As design director at BOLTGROUP, I have had the privilege of helping to develop some truly new and innovative ideas into manufactured products. With all of the planning and preparation that goes into new product development, there is one thing my clients often fail to plan for: success. Specifically, they fail to plan to expand a single product idea into a platform of products and solutions. In today’s retail environment, it takes more than a single product to steal the show. You need a product range, with features and price points to suit your different customers’ needs. Some clients are content to start small and “see how it goes”. But when you fail to take the long view, you miss some big opportunities during the development process to plan for, and accommodate, future product line expansion.
As I described in my earlier blog, “From Product to Platform”, planning for that expansion now doesn’t always mean putting down the extra cash up front. I was reminded of this recently during a meeting with one of our engineers to discuss an electronic product we were developing. The client was planning to introduce the product at a competitive retail price, and and couldn’t afford to include Wi-Fi or Bluetooth Mesh control. But they may want to add the capability later, especially if consumers show interest. Thanks to careful planning, we were able to add (nearly free) provisions on the circuit board that will allow the manufacturer to add the components later, when consumer demand warrants. If you think about your product as a platform, that grows and expands over time, you will be better prepared for success when it finds you.

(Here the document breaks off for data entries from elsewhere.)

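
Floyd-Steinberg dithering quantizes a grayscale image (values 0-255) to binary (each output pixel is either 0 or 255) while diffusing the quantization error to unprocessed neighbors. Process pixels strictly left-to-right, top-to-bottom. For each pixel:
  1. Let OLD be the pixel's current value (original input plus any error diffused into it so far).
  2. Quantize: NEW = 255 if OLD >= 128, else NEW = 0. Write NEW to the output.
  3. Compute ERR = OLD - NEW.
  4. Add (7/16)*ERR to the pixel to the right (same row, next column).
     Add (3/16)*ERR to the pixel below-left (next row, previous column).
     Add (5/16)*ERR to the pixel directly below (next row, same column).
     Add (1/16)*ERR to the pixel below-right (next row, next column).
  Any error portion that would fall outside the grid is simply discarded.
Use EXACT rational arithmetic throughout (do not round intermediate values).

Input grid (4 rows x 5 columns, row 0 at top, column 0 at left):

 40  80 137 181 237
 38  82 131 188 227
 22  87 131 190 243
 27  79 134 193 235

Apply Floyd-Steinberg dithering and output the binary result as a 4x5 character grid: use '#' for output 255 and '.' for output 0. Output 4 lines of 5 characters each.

(0,0): OLD=40 → NEW=0, ERR=40
(0,1): OLD=195/2 → NEW=0, ERR=195/2
(0,2): OLD=5749/32 → NEW=255, ERR=-2411/32
(0,3): OLD=75795/512 → NEW=255, ERR=-54765/512
(0,4): OLD=1558149/8192 → NEW=255, ERR=-530811/8192
(1,0): OLD=2201/32 → NEW=0, ERR=2201/32
(1,1): OLD=33519/256 → NEW=255, ERR=-31761/256
(1,2): OLD=321243/8192 → NEW=0, ERR=321243/8192
(1,3): OLD=5074847/32768 → NEW=255, ERR=-3280993/32768
(1,4): OLD=81925245/524288 → NEW=255, ERR=-51768195/524288
(2,0): OLD=82869/4096 → NEW=0, ERR=82869/4096
(2,1): OLD=9008855/131072 → NEW=0, ERR=9008855/131072
(2,2): OLD=307854789/2097152 → NEW=255, ERR=-226918971/2097152
(2,3): OLD=3198011391/33554432 → NEW=0, ERR=3198011391/33554432
(2,4): OLD=132920152121/536870912 → NEW=255, ERR=-3981930439/536870912
(3,0): OLD=96908709/2097152 → NEW=0, ERR=96908709/2097152
(3,1): OLD=1705770753/16777216 → NEW=0, ERR=1705770753/16777216
(3,2): OLD=89568276123/536870912 → NEW=255, ERR=-47333806437/536870912
(3,3): OLD=189040574323/1073741824 → NEW=255, ERR=-84763590797/1073741824
(3,4): OLD=3506441182783/17179869184 → NEW=255, ERR=-874425459137/17179869184
Row 0: ..###
Row 1: .#.##
Row 2: ..#.#
Row 3: ..###

Answer: ..###
.#.##
..#.#
..###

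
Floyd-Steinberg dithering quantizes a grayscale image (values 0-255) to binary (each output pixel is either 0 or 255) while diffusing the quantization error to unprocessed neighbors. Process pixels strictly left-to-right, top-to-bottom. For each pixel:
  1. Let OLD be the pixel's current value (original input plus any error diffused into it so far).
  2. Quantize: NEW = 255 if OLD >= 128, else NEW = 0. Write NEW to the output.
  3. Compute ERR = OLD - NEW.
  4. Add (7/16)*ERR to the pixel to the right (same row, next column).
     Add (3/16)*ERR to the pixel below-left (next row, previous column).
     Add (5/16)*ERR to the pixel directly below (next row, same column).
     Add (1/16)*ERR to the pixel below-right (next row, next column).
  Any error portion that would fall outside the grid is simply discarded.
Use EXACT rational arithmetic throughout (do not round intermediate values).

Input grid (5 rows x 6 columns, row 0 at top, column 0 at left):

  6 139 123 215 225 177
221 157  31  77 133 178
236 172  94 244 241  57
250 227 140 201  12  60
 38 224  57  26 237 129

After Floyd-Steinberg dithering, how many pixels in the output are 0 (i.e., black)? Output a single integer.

(0,0): OLD=6 → NEW=0, ERR=6
(0,1): OLD=1133/8 → NEW=255, ERR=-907/8
(0,2): OLD=9395/128 → NEW=0, ERR=9395/128
(0,3): OLD=506085/2048 → NEW=255, ERR=-16155/2048
(0,4): OLD=7259715/32768 → NEW=255, ERR=-1096125/32768
(0,5): OLD=85126101/524288 → NEW=255, ERR=-48567339/524288
(1,0): OLD=25807/128 → NEW=255, ERR=-6833/128
(1,1): OLD=115049/1024 → NEW=0, ERR=115049/1024
(1,2): OLD=3097437/32768 → NEW=0, ERR=3097437/32768
(1,3): OLD=14969145/131072 → NEW=0, ERR=14969145/131072
(1,4): OLD=1297293227/8388608 → NEW=255, ERR=-841801813/8388608
(1,5): OLD=13832147773/134217728 → NEW=0, ERR=13832147773/134217728
(2,0): OLD=3938451/16384 → NEW=255, ERR=-239469/16384
(2,1): OLD=112775873/524288 → NEW=255, ERR=-20917567/524288
(2,2): OLD=1128435971/8388608 → NEW=255, ERR=-1010659069/8388608
(2,3): OLD=14366088491/67108864 → NEW=255, ERR=-2746671829/67108864
(2,4): OLD=468570856321/2147483648 → NEW=255, ERR=-79037473919/2147483648
(2,5): OLD=2296313327255/34359738368 → NEW=0, ERR=2296313327255/34359738368
(3,0): OLD=1996084259/8388608 → NEW=255, ERR=-143010781/8388608
(3,1): OLD=12319179047/67108864 → NEW=255, ERR=-4793581273/67108864
(3,2): OLD=32712479813/536870912 → NEW=0, ERR=32712479813/536870912
(3,3): OLD=6886948210671/34359738368 → NEW=255, ERR=-1874785073169/34359738368
(3,4): OLD=-3683389826865/274877906944 → NEW=0, ERR=-3683389826865/274877906944
(3,5): OLD=319834798306753/4398046511104 → NEW=0, ERR=319834798306753/4398046511104
(4,0): OLD=20701014253/1073741824 → NEW=0, ERR=20701014253/1073741824
(4,1): OLD=3787680794057/17179869184 → NEW=255, ERR=-593185847863/17179869184
(4,2): OLD=25420804230411/549755813888 → NEW=0, ERR=25420804230411/549755813888
(4,3): OLD=268058482704087/8796093022208 → NEW=0, ERR=268058482704087/8796093022208
(4,4): OLD=36080915557952199/140737488355328 → NEW=255, ERR=192856027343559/140737488355328
(4,5): OLD=341119840294527505/2251799813685248 → NEW=255, ERR=-233089112195210735/2251799813685248
Output grid:
  Row 0: .#.###  (2 black, running=2)
  Row 1: #...#.  (4 black, running=6)
  Row 2: #####.  (1 black, running=7)
  Row 3: ##.#..  (3 black, running=10)
  Row 4: .#..##  (3 black, running=13)

Answer: 13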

There are several benefits to the product platform approach:
- Your product development dollar is stretched further because the bulk of the engineering and tooling is only designed and developed once.
- Instead of trying to please everyone with one product (usually impossible), a product range lets you cater individual products to different user groups.
- Many retailers prefer to offer a “good-better-best” product range, instead of a “one-off” product.
- Product platforms benefit from improved efficiency in manufacturing and service due to common parts, assembly, and packaging.
- A product family, with shared design characteristics, helps reinforce a strong and consistent brand. Consumers will better recognize your products.
- Oh yeah, and did I mention multiple, diversified revenue streams?
To create a product platform strategy that works for your business, you need to start with your market segmentation strategy. Based on the user types you want to target, describe the feature sets and product behaviors that work for each. With the help of product designers and engineers, you can identify which features make sense to group under the new platform umbrella.
At BOLTGROUP, we worked with our client CoachComm to develop a new beltpack radio platform with product SKUs for each of their current customer types, plus additional SKUs that would allow them to expand into new markets. All of the new products were based on the same core tooling. The manufacturer could swap tooling inserts to convert the parts between 2-channel, 3-channel, and 4-channel models. We even built flexibility into the design that allowed CoachComm to modify the color and branding of the products at their own facility. Armed with this flexible new product platform, CoachComm was able to better serve their current market (intercom for sports teams), while also expanding into studio production and industrial markets. And the product’s features could be customized on the manufacturing side to cater to each user type.
Executing a successful product platform strategy takes significant planning on the back end, but it doesn’t necessarily require a huge up-front investment. For one thing, manufacturers don’t have to develop and release all products at once. They can start with a core offering and build from there. They just need to make sure to accommodate for future expansion in the initial design.
For your next product development effort, ask yourself whether your business and customers would be better served by a product family, based on a common platform. And challenge your engineers and designers to deliver a design geared for flexibility and growth.